The IRS is making it simpler for business owners to deduct the cost of meals with customers and clients.
The agency last week issued guidance for the deductibility of food and meals under the tax law enacted in December. The law eliminated a long-standing deduction for business entertainment expenses like tickets to shows and sporting events. But it left some confusion about whether company owners could deduct the cost of taking clients or staffers to a restaurant.
Under the IRS’ guidance, 50 percent of what a business spends on meals remains deductible, as it was before the law went into effect, as long as the expense is an “ordinary and necessary” part of conducting a business. It also must not be lavish or extravagant, unless a flashy and expensive meal is considered appropriate and customary in the industry a company is part of.
But some of the requirements the IRS put on business meals in the past aren’t mentioned in the guidance, and at this point they’re not expected to be included in regulations the agency is in the process of writing. There’s no longer a requirement that there be a business discussion at the meal. Also missing: the requirement that an owner have “more than a general expectation of getting income or some other specific business benefit at some future time.”
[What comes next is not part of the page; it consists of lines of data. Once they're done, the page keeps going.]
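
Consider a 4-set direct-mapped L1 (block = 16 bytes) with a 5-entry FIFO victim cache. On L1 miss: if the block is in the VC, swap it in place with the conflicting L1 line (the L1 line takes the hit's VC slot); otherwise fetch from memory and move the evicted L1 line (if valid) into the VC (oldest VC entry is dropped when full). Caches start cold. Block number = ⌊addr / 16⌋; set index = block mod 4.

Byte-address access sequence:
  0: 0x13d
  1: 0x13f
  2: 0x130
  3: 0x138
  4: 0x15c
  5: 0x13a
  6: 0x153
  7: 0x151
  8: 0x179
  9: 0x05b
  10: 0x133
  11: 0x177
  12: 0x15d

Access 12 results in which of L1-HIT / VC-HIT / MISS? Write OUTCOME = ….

  [0] addr=0x13d blk=19 s=3: MISS | VC []
  [1] addr=0x13f blk=19 s=3: L1-HIT | VC []
  [2] addr=0x130 blk=19 s=3: L1-HIT | VC []
  [3] addr=0x138 blk=19 s=3: L1-HIT | VC []
  [4] addr=0x15c blk=21 s=1: MISS | VC []
  [5] addr=0x13a blk=19 s=3: L1-HIT | VC []
  [6] addr=0x153 blk=21 s=1: L1-HIT | VC []
  [7] addr=0x151 blk=21 s=1: L1-HIT | VC []
  [8] addr=0x179 blk=23 s=3: MISS | VC [19]
  [9] addr=0x5b blk=5 s=1: MISS | VC [19, 21]
  [10] addr=0x133 blk=19 s=3: VC-HIT | VC [23, 21]
  [11] addr=0x177 blk=23 s=3: VC-HIT | VC [19, 21]
  [12] addr=0x15d blk=21 s=1: VC-HIT | VC [19, 5]

OUTCOME = VC-HIT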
Michael D’Addio, a tax attorney with Marcum LLP in New Haven, Connecticut, noted that under the old tax law, meals with prospective clients or customers weren’t deductible, but the IRS guidance is more liberal; an owner wooing a potential client can deduct half the cost of the meal.
The guidance reiterates that entertainment is no longer deductible, but it also recognizes that business associates might have something to eat while they’re at, for example, a sporting event. The IRS noted that if food is included in the price of a ticket, the food is not deductible. But if an owner takes clients to a baseball game and buys them hot dogs and beer, the ticket isn’t deductible, but half the price of the food is.
The IRS will seek comments from the public about its guidance before issuing its regulations. D’Addio isn’t expecting any substantial modifications when the regulations are written.
“Overall, when they issue guidance, the regulations that they issue afterward tend to go according with the guidance the issue previously,” he said.